Too often notification tests are oversimplified and devolve into mechanical exercise of a call list. While it is important to know that your contact information is accurate and up to date, and that the right people know how to use your notification system, the real end objectives are mobilization and deployment, not simple notification. In addition to the mechanics of how to contact staff, a comprehensive notification test must also exercise management’s ability to decide: who to contact based on a wide-range of impact scenarios, when to contact them based on the severity of the event, when to mobilize them based on the evolving facts of the situation and where to deploy to based on the geographical nature of the event.

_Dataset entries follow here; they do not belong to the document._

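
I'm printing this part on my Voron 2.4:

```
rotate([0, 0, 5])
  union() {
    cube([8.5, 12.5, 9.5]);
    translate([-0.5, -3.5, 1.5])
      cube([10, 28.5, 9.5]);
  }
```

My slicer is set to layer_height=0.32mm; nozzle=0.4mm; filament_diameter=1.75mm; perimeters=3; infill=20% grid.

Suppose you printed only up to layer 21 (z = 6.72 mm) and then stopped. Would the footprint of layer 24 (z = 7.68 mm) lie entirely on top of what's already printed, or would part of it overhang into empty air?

entirely on top

Compare the two slices. At z = 6.72: the 8.5×12.5 cube contributes its full rectangle (area 106.25 mm²); the cube at (-0.5, -3.5) is present — its section is the full 10×28.5 rectangle (area 285.00 mm²); Taking the union: the 8.5×12.5 cube lies entirely inside the 10×28.5 cube at (-0.5, -3.5), so the union is just the 10×28.5 cube at (-0.5, -3.5) — area = 285.00 mm²; (rotated 5° about Z; rotation is an isometry so areas/perimeters/island counts are preserved). At z = 7.68: the cube is present — its section is the full 8.5×12.5 rectangle (area 106.25 mm²); the cube at (-0.5, -3.5) is present — its section is the full 10×28.5 rectangle (area 285.00 mm²); Taking the union: the 8.5×12.5 cube lies entirely inside the 10×28.5 cube at (-0.5, -3.5), so the union is just the 10×28.5 cube at (-0.5, -3.5) — area = 285.00 mm²; (rotated 5° about Z; rotation is an isometry so areas/perimeters/island counts are preserved). Checking containment: the cross-section at z = 7.68 is a subset of the cross-section at z = 6.72.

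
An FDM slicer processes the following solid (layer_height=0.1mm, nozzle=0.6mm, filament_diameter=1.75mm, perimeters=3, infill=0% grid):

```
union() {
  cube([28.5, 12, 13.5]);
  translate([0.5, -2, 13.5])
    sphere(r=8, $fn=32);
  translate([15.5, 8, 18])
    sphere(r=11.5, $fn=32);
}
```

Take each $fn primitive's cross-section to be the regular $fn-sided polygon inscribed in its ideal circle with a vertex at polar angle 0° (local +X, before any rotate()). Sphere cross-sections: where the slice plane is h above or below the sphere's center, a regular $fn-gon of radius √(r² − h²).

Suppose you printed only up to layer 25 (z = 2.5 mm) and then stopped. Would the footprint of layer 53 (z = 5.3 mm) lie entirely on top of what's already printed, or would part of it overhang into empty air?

Compare the two slices. At z = 2.5: the cube is present — its section is the full 28.5×12 rectangle (area 342.00 mm²); the sphere at (0.5, -2) is absent (|z−center|=11.000 > r=8); the sphere at (15.5, 8) is absent (|z−center|=15.500 > r=11.5); Taking the union: only the 28.5×12 cube is present, so the union is just that shape — area = 342.00 mm². At z = 5.3: the 28.5×12 cube contributes its full rectangle (area 342.00 mm²); the sphere at (0.5, -2) does not reach this height (|z−center|=8.200 > r=8); the sphere at (15.5, 8) is absent (|z−center|=12.700 > r=11.5); Merging all regions: only the 28.5×12 cube is present, so the union is just that shape — area = 342.00 mm². Checking containment: the cross-section at z = 5.3 is a subset of the cross-section at z = 2.5.

entirely on top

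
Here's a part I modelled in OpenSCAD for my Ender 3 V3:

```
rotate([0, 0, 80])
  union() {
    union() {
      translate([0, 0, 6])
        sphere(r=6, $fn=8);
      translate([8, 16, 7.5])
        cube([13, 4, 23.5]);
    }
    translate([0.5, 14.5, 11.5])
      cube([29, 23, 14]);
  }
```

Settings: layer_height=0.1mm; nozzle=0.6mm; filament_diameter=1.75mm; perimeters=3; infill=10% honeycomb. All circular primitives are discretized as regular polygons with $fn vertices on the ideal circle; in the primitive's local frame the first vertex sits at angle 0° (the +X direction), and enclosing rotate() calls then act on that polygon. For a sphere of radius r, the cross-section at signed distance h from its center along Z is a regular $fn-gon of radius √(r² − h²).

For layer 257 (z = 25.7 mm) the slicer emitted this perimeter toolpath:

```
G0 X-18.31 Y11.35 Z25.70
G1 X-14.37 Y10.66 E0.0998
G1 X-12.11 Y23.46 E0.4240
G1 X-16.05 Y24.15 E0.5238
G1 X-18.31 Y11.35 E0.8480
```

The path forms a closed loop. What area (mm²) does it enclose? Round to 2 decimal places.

Apply the shoelace formula to the sequence of (X, Y) vertices; enclosed area = 51.99 mm².

51.99 mm²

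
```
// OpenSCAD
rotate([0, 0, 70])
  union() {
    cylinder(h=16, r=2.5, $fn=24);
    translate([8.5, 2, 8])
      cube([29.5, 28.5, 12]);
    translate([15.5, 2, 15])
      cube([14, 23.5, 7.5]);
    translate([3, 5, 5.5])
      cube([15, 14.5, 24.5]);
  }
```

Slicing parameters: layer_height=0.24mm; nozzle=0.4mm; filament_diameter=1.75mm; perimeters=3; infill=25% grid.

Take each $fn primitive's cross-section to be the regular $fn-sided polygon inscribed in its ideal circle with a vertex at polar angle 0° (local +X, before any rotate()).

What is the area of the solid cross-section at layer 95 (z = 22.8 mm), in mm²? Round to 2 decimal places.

217.50 mm²

At z = 22.8 mm: the cylinder is absent (z outside [0, 16]); the cube at (8.5, 2) is not intersected at this z (z outside [8, 20]); the cube at (15.5, 2) is not intersected at this z (z outside [15, 22.5]); the cube at (3, 5) is present — its section is the full 15×14.5 rectangle (area 217.50 mm²); Merging all regions: only the 15×14.5 cube at (3, 5) is present, so the union is just that shape — area = 217.50 mm²; (rotated 70° about Z; rotation is an isometry so areas/perimeters/island counts are preserved). Overall, the cross-section is a single solid region. Net area = 217.50 mm².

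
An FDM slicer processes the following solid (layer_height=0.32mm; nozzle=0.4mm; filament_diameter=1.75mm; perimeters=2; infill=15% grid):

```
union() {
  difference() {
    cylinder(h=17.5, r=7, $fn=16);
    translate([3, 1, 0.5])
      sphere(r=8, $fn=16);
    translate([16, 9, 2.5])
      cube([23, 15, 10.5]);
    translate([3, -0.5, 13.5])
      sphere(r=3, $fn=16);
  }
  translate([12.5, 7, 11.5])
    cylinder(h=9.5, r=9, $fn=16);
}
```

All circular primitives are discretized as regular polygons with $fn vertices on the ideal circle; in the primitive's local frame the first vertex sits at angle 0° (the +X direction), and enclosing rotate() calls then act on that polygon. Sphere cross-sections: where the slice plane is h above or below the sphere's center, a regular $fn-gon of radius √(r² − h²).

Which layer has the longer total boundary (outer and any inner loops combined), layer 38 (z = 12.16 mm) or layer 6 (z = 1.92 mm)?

Layer 38 (z = 12.16): the r=7 cylinder contributes a regular 16-gon of circumradius 7 (perimeter = 2·16·7.000·sin(180°/16) = 43.70 mm); the sphere at (3, 1) is not intersected at this z (|z−center|=11.660 > r=8); the cube at (16, 9) (footprint 23×15) is included at this height (perimeter 76.00 mm); the sphere at (3, -0.5): section is a regular 16-gon, circumradius = √(r²−h²) = √(3²−1.34²) = 2.684 (perimeter = 2·16·2.684·sin(180°/16) = 16.76 mm); Taking the first minus the rest: starting from the r=7 cylinder, the 23×15 cube at (16, 9) misses the remaining region (no effect); the r=3 sphere at (3, -0.5) lies wholly inside it (removes its full 22.06 mm² and its 16.76 mm outline becomes a hole wall) — boundary (outer + 1 inner loop) = 60.46 mm; the cylinder at (12.5, 7): section is a regular 16-gon, circumradius r=9 (perimeter = 2·16·9.000·sin(180°/16) = 56.19 mm); Taking the union: the regions partially overlap (shared area 6.51 mm²), so the edge portions inside another operand are dropped and the merged outline is re-measured after clipping — boundary (outer + 1 inner loop) = 103.03 mm. So its perimeter = 103.03 mm. Layer 6 (z = 1.92): the r=7 cylinder contributes a regular 16-gon of circumradius 7 (perimeter = 2·16·7.000·sin(180°/16) = 43.70 mm); the r=8 sphere at (3, 1) contributes a regular 16-gon of circumradius √(8²−1.42²) = 7.873 (perimeter = 2·16·7.873·sin(180°/16) = 49.15 mm); the cube at (16, 9) does not reach this height (z outside [2.5, 13]); the sphere at (3, -0.5) is absent (|z−center|=11.580 > r=3); After the difference (first − rest): starting from the r=7 cylinder, the r=8 sphere at (3, 1) partially overlaps it — only the 122.03 mm² overlap (of its 189.76 mm²) is removed, clipping the outline — boundary = 38.15 mm; the cylinder at (12.5, 7) does not reach this height (z outside [11.5, 21]); Taking the union: only that combined region is present, so the union is just that shape — boundary = 38.15 mm. So its perimeter = 38.15 mm. Layer 38 is larger (103.03 vs 38.15 mm).

layer 38 (z = 12.16 mm)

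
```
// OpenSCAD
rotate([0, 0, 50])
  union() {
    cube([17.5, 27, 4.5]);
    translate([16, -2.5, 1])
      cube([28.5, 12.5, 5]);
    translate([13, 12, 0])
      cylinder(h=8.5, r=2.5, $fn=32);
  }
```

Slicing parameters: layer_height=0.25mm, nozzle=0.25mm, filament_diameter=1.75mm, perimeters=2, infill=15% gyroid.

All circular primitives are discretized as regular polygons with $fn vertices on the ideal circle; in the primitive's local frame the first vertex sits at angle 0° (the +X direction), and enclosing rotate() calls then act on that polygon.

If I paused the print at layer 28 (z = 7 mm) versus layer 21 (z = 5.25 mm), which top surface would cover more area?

layer 21 (z = 5.25 mm)

Layer 28 (z = 7): the cube is absent (z outside [0, 4.5]); the cube at (16, -2.5) is not intersected at this z (z outside [1, 6]); the r=2.5 cylinder at (13, 12) contributes a regular 32-gon of circumradius 2.5 (area = (32/2)·2.500²·sin(360°/32) = 19.51 mm²); Combining (union): only the r=2.5 cylinder at (13, 12) is present, so the union is just that shape — area = 19.51 mm²; (whole slice rotated 50° about Z — lengths, areas and connectivity unchanged). So its area = 19.51 mm². Layer 21 (z = 5.25): the cube is absent (z outside [0, 4.5]); the cube at (16, -2.5) (footprint 28.5×12.5) is included at this height (area 356.25 mm²); the r=2.5 cylinder at (13, 12) gives a regular 32-gon of circumradius 2.5 (constant along its height) (area = (32/2)·2.500²·sin(360°/32) = 19.51 mm²); Merging all regions: the 2 present regions are separate (no shared area or edge), so areas and boundary lengths simply add and each stays a separate island — area = 375.76 mm²; (whole slice rotated 50° about Z — lengths, areas and connectivity unchanged). So its area = 375.76 mm². Layer 21 is larger (375.76 vs 19.51 mm²).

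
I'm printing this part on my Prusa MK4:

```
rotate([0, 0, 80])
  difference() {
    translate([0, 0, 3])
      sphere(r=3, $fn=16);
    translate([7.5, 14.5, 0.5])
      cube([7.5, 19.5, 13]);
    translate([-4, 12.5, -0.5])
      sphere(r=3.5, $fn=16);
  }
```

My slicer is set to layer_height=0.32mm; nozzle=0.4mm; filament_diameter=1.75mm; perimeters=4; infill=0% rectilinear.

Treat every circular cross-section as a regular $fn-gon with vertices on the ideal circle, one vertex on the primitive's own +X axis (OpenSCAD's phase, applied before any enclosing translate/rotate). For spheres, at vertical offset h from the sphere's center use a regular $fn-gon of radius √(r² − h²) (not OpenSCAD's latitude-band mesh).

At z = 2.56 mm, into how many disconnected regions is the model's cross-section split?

1

At z = 2.56 mm: the sphere: section is a regular 16-gon, circumradius = √(r²−h²) = √(3²−0.44²) = 2.968; the cube at (7.5, 14.5) is present — its section is the full 7.5×19.5 rectangle; the sphere at (-4, 12.5): section is a regular 16-gon, circumradius = √(r²−h²) = √(3.5²−3.06²) = 1.699; Subtracting the remaining from the first: starting from the r=3 sphere, the 7.5×19.5 cube at (7.5, 14.5) misses the remaining region (no effect); the r=3.5 sphere at (-4, 12.5) misses the remaining region (no effect) — 1 connected region; (rotated 80° about Z; rotation is an isometry so areas/perimeters/island counts are preserved). The result has 1 disconnected region.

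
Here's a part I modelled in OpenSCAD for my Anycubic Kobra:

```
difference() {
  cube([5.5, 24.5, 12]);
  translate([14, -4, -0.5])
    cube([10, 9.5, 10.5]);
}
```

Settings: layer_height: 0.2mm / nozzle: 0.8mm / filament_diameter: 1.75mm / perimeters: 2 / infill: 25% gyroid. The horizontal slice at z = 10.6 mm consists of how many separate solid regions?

1

At z = 10.6 mm: the 5.5×24.5 cube contributes its full rectangle; the cube at (14, -4) does not reach this height (z outside [-0.5, 10]); Subtracting the remaining from the first: none of the subtracted shapes is present at this height, so the 5.5×24.5 cube is unchanged — 1 connected region. The result has 1 disconnected region.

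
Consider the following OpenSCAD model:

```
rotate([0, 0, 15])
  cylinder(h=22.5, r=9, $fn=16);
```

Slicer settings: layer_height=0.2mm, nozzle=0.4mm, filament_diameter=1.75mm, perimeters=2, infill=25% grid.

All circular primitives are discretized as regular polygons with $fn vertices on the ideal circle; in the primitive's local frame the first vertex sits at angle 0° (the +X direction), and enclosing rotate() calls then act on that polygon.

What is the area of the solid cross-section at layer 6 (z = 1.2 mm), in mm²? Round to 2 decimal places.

At z = 1.2 mm: the r=9 cylinder gives a regular 16-gon of circumradius 9 (constant along its height) (area = (16/2)·9.000²·sin(360°/16) = 247.98 mm²); (whole slice rotated 15° about Z — lengths, areas and connectivity unchanged). Overall, the cross-section is a single solid region. Net area = 247.98 mm².

247.98 mm²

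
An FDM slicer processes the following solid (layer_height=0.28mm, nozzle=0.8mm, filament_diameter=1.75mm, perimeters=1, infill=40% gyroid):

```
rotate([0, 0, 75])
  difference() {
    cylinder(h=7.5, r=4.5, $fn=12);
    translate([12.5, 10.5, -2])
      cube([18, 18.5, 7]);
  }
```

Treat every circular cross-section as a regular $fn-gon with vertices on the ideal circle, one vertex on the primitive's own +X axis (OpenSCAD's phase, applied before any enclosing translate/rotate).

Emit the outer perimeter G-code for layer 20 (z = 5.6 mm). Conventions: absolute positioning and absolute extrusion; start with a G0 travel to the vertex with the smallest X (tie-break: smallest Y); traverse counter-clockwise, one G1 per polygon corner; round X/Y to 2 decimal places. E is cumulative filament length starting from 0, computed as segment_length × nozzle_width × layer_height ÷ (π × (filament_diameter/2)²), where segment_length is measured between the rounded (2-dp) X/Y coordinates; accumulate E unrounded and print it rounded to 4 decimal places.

G0 X-4.35 Y-1.16 Z5.60
G1 X-3.18 Y-3.18 E0.2174
G1 X-1.16 Y-4.35 E0.4348
G1 X1.16 Y-4.35 E0.6509
G1 X3.18 Y-3.18 E0.8682
G1 X4.35 Y-1.16 E1.0856
G1 X4.35 Y1.16 E1.3017
G1 X3.18 Y3.18 E1.5191
G1 X1.16 Y4.35 E1.7365
G1 X-1.16 Y4.35 E1.9526
G1 X-3.18 Y3.18 E2.1699
G1 X-4.35 Y1.16 E2.3873
G1 X-4.35 Y-1.16 E2.6034

At z = 5.6 mm: the cylinder: section is a regular 12-gon, circumradius r=4.5; the cube at (12.5, 10.5) is not intersected at this z (z outside [-2, 5]); After the difference (first − rest): none of the subtracted shapes is present at this height, so the r=4.5 cylinder is unchanged — 1 connected region; (rotated 75° about Z; rotation is an isometry so areas/perimeters/island counts are preserved). The outline is a single polygon with 12 vertices. Extrusion per mm of travel: 0.8 × 0.28 / (π × 0.875²) = 0.093128. Accumulating E over each segment gives final E = 2.6034.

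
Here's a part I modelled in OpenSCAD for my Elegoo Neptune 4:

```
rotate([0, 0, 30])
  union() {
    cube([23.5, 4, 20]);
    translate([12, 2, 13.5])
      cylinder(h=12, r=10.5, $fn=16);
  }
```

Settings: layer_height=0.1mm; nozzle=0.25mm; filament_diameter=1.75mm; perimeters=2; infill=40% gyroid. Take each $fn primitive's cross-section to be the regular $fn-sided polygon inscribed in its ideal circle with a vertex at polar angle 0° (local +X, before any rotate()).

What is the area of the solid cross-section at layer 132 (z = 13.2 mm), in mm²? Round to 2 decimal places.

94.00 mm²

At z = 13.2 mm: the cube (footprint 23.5×4) is included at this height (area 94.00 mm²); the cylinder at (12, 2) is absent (z outside [13.5, 25.5]); Taking the union: only the 23.5×4 cube is present, so the union is just that shape — area = 94.00 mm²; (rotated 30° about Z; rotation is an isometry so areas/perimeters/island counts are preserved). Overall, the cross-section is a single solid region. Net area = 94.00 mm².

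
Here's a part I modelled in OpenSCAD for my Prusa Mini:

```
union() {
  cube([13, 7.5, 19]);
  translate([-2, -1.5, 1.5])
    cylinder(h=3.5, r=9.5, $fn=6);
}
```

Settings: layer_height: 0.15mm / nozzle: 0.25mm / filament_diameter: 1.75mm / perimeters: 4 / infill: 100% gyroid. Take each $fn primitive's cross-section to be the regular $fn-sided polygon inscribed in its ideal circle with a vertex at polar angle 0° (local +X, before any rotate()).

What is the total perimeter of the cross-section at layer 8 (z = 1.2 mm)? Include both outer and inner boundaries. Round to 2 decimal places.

At z = 1.2 mm: the 13×7.5 cube contributes its full rectangle (perimeter 41.00 mm); the cylinder at (-2, -1.5) does not reach this height (z outside [1.5, 5]); Taking the union: only the 13×7.5 cube is present, so the union is just that shape — boundary = 41.00 mm. Overall, the cross-section is a single solid region. Total boundary length (outer) = 41.00 mm.

41.00 mm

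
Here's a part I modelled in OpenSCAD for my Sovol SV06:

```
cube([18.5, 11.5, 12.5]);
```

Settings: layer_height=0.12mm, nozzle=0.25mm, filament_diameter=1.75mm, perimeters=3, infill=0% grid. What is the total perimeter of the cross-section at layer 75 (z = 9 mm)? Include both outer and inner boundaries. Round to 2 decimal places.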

Four distinct exercises are required in order to test the full range of potential notification, mobilization and deployment responses: a general notification test (physical), an immediate response test (table-top), a communications test (table-top) and a business unit activation test (table-top). The general notification test will exercise the ability to use the call procedure, wallet cards and/or notification systems to contact recovery staff and stakeholders in a timely manner. This test proves the accuracy of the contact information and the functionality of the call-tree and/or notification system procedures. The immediate response test will exercise the response team’s ability to quickly evaluate a complicated disaster event, to determine which areas of the organization have been or will be impacted, and to place the appropriate individuals in the correct state of readiness—standby, mobilization, deployment or stand-down. The communications test exercises the crisis communications team’s ability to quickly and accurately determine when to send communiques, which ones to send, which interest groups to send them to and which communication vehicles to use. The final test involves the business recovery teams and will exercise their ability to contact, mobilize and deploy their team members.